Endless carrots, too — even ones his team told Congress the Iranians would never get.
In the drive for Senate approval of Obama’s nuclear deal with Iran, the admistration repeatedly said Tehran would be denied access to the US financial system.
Looks like it’s about to get it after all.
The move would not only give Iran financial resources well beyond the $150 billion it’s already pocketed under the nuke deal, it would also leave all the remaining economic sanctions in tatters.
The Associated Press reports the administration is getting set to open new sanctions-relief doors — including long-forbidden access to US markets.

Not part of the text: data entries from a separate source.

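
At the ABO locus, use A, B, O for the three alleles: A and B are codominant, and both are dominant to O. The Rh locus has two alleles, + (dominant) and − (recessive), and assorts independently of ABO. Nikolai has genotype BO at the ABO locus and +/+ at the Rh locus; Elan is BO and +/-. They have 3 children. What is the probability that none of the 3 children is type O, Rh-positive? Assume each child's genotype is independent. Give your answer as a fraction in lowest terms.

ABO cross BO × BO → 1/4 O, 3/4 B.
Rh cross +/+ × +/- → 1 Rh+; so P(type O, Rh-positive) = 1/4 × 1 = 1/4 per child.
P(not type O, Rh-positive) = 3/4 for one child; (3/4)^3 = 27/64.

27/64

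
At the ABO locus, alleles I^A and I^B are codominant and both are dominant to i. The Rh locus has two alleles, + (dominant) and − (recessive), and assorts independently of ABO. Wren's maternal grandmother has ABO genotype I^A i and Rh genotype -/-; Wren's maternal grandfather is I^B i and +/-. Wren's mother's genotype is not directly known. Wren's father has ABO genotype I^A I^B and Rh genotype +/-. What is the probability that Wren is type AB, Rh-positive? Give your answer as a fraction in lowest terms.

5/32

Wren's mother's ABO genotype from I^A i × I^B i: 1/4 I^A I^B, 1/4 I^A i, 1/4 I^B i, 1/4 i i.
Crossing each possibility with the father I^A I^B and summing P(type AB): 1/4·1/2 + 1/4·1/4 + 1/4·1/4 + 1/4·0 = 1/4.
Similarly for Rh via the mother's Rh distribution: P(Rh+) = 5/8.
Independent loci: 1/4 × 5/8 = 5/32.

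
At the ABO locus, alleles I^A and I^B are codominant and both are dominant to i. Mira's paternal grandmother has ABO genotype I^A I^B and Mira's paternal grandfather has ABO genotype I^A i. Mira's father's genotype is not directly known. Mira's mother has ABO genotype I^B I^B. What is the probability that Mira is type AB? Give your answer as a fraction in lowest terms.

1/2

Mira's father's ABO genotype from I^A I^B × I^A i: 1/4 I^A I^A, 1/4 I^A I^B, 1/4 I^A i, 1/4 I^B i.
Crossing each possibility with the mother I^B I^B and summing P(type AB): 1/4·1 + 1/4·1/2 + 1/4·1/2 + 1/4·0 = 1/2.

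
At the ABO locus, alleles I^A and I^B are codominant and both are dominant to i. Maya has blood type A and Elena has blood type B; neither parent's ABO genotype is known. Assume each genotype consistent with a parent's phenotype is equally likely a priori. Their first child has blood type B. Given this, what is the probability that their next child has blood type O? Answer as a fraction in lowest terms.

1/12

Possible genotypes: Maya ∈ {I^A I^A, I^A i}; Elena ∈ {I^B I^B, I^B i}.
Weight each parental genotype pair by prior × P(type-B child):
  I^A i × I^B I^B: posterior weight 2/3; P(next child type O) = 0.
  I^A i × I^B i: posterior weight 1/3; P(next child type O) = 1/4.
Weighted sum = 1/12.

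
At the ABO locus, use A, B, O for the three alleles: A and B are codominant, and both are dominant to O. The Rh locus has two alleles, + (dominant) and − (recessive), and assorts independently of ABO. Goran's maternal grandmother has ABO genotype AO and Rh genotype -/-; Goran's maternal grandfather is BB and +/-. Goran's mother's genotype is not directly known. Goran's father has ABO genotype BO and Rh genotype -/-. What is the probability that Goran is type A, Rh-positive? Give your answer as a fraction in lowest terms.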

Asked about it, the Treasury Department responds only that it continues to “analyze the sanctions lifting.”
And Treasury Secretary Jack Lew says outright that new action by Washington is ahead to ensure Iran “gets relief.”
All because Iran has been complaining that it deserves more rewards for its supposed compliance with the accord.
Never mind that Treasury’s sanctions chief last summer assured Congress “Iran will not be able to open bank accounts with US banks, nor will Iran be able to access the US banking sector.”
Oops — now that the Senate’s OK’d the deal, the administration’s stopped making those assurances.
The AP says Tehran may still be denied direct access; it would have to use Hong Kong clearinghouses to conduct dollar transactions. But the impact would be the same.
Obama originally promised to end only nuclear-related sanctions. But giving Tehran access to US financial markets would gut all economic sanctions — boosting Iran’s support of terrorism and its regional aggression.
The president’s carrots, in short, mean a lot more Iranian sticks.